先輩は弾かれたように、こちらに体を向けた。


「違う! なんで言わなかったんだよ。俺が信用できなかったか?」

そう声を荒げた。


「言ったら……何か変わってたんですか? 僕に抱かれてくれるんですか? 女の子みたいに僕に抱かれてくれるっていうんですか? 先輩知らないと思うけど、タチって言って、ゲイの世界では僕男役なんですよ。突っ込む方です。好みの男のケツに……」


「やめろ!」


 先輩が嫌悪の目を僕に向ける。どうせ失うなら殺す。僕が、僕自身を。

 先輩の中にいる僕を……殺す。


 顎から滴る涙を拭い、僕は続ける。


「安心してください。先輩にそんな事しませんから。高校の時、先輩が卒業してから僕ずっと一人でした。でも今思うと、そんなのどうって事なかった。一番辛かったのは……、先輩から避けられた事でした。傍にいられるだけで幸せだったのに、それ以上何も望まないのに。また僕から離れていくんですか。また僕を一人にするんですか?」


「お前だけが辛い思いしたと思うなよ! 俺だって……」


「そうですよね。先輩は同性愛者じゃないのに、そういう目で見られて、僕はそうだったから何も言えないですよね。バレたのと勘違いされたのじゃ違いますよね。僕には先輩の気持ちは解らない。先輩にも僕の気持ちなんて……。そういう壁のこっち側とそっち側……。……でもね、先輩。僕は先輩が好きでした。初恋でした。恋ぐらい自由にしたかった。ゲイでもホモでも夢ぐらい見たっていいいでしょう!」


 自分でも、もう何を言っているのか、何を言いたいのかわからなくなって、脳はジンジン痺れ出し、早くなる呼吸で意識が遠のきそうだった。

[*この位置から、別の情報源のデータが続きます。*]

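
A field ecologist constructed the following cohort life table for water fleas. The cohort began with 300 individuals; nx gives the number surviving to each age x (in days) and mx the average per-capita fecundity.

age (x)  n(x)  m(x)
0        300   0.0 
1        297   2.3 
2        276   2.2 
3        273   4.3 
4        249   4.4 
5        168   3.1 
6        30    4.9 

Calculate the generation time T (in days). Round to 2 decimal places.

lx = nx/n0 = nx/300: 1, 0.99, 0.92, 0.91, 0.83, 0.56, 0.1
lx·mx: 0, 2.277, 2.024, 3.913, 3.652, 1.736, 0.49 → R0 = 14.092
x·lx·mx: 0, 2.277, 4.048, 11.739, 14.608, 8.68, 2.94 → Σ = 44.292
T = 44.292 / 14.092 = 3.14306… → 3.14

3.14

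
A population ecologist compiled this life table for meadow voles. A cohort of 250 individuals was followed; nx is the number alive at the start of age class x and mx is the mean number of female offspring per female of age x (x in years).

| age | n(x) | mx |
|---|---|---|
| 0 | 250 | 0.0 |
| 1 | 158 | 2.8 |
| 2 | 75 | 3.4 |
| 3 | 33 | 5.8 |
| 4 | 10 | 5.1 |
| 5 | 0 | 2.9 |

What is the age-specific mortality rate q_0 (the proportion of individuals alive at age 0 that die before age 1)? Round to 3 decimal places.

0.368

lx = nx/n0 = nx/250: 1, 0.632, 0.3, 0.132, 0.04, 0
q_0 = (l_0 − l_1) / l_0 = (1 − 0.632) / 1
     = 0.368 / 1 = 0.368 → 0.368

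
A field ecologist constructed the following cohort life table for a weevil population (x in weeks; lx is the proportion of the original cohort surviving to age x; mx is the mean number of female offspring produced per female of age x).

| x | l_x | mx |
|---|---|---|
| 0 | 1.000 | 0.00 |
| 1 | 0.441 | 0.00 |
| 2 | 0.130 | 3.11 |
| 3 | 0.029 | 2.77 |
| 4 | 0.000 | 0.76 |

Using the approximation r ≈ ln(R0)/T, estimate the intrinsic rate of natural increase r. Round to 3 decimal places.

R0 = Σ lx·mx = 0 + 0 + 0.4043 + 0.08033 + 0 = 0.48463
Σ x·lx·mx = 1.04959; T = 1.04959/0.48463 = 2.16576…
r ≈ ln(R0)/T = ln(0.48463)/2.16576… = -0.33447… → -0.334

-0.334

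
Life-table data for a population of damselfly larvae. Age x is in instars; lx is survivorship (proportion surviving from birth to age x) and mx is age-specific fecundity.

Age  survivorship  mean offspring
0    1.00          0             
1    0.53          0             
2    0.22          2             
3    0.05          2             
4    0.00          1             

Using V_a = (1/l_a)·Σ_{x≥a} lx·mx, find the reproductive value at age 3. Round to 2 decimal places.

2.00

lx·mx for x ≥ 3: 0.1, 0 → sum = 0.1
V_3 = 0.1 / l_3 = 0.1 / 0.05 = 2 → 2.00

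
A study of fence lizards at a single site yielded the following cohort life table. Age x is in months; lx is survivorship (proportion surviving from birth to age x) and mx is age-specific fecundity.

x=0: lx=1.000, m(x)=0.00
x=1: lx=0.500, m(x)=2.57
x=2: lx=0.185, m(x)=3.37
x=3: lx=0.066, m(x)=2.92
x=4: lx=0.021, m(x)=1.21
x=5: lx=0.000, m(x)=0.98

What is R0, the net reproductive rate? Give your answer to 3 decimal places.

lx·mx by age: 0, 1.285, 0.62345, 0.19272, 0.02541, 0
R0 = Σ lx·mx = 2.12658 → 2.127

2.127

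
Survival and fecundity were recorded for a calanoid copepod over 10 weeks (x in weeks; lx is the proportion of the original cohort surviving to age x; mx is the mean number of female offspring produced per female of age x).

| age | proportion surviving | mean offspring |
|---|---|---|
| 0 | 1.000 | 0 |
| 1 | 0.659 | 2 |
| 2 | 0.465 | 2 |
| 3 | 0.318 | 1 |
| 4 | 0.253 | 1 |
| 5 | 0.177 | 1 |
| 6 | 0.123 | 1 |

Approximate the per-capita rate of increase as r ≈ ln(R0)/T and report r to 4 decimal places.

R0 = Σ lx·mx = 0 + 1.318 + 0.93 + 0.318 + 0.253 + 0.177 + 0.123 = 3.119
Σ x·lx·mx = 6.767; T = 6.767/3.119 = 2.16961…
r ≈ ln(R0)/T = ln(3.119)/2.16961… = 0.524295… → 0.5243

0.5243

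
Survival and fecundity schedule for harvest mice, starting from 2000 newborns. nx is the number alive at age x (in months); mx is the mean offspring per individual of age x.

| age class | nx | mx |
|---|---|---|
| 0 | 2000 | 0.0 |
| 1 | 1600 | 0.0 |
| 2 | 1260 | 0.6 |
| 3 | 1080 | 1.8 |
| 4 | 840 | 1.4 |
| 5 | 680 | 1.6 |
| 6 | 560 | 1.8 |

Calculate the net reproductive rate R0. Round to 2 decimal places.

lx = nx/n0 = nx/2000: 1, 0.8, 0.63, 0.54, 0.42, 0.34, 0.28
lx·mx by age: 0, 0, 0.378, 0.972, 0.588, 0.544, 0.504
R0 = Σ lx·mx = 2.986 → 2.99

2.99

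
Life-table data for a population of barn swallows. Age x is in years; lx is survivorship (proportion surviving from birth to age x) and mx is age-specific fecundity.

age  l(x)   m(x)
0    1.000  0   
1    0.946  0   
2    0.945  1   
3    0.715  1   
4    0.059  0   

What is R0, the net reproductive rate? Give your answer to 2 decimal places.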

 大切にしていた物を失う瞬間って、こんなにも苦しいのか。


 僕は両手を口に当て、吐いた息をゆっくり吸い込んだ。


「ナツ……」勢いを失くした先輩の声が耳に届いた瞬間、僕は答えが出た。


 呼吸を整え、袖口で涙を拭いた。


 100メートル走ダッシュした後のような荒い呼吸でゆっくりと先輩に告げる。


「わかりました。僕……今日は……ネカフェにでも泊まるので、明日中に……出て行ってくださいね…………。さようなら。先輩、元気で!」



 僕はそのまま部屋を出て、歌舞伎町のネカフェで一夜を過ごした。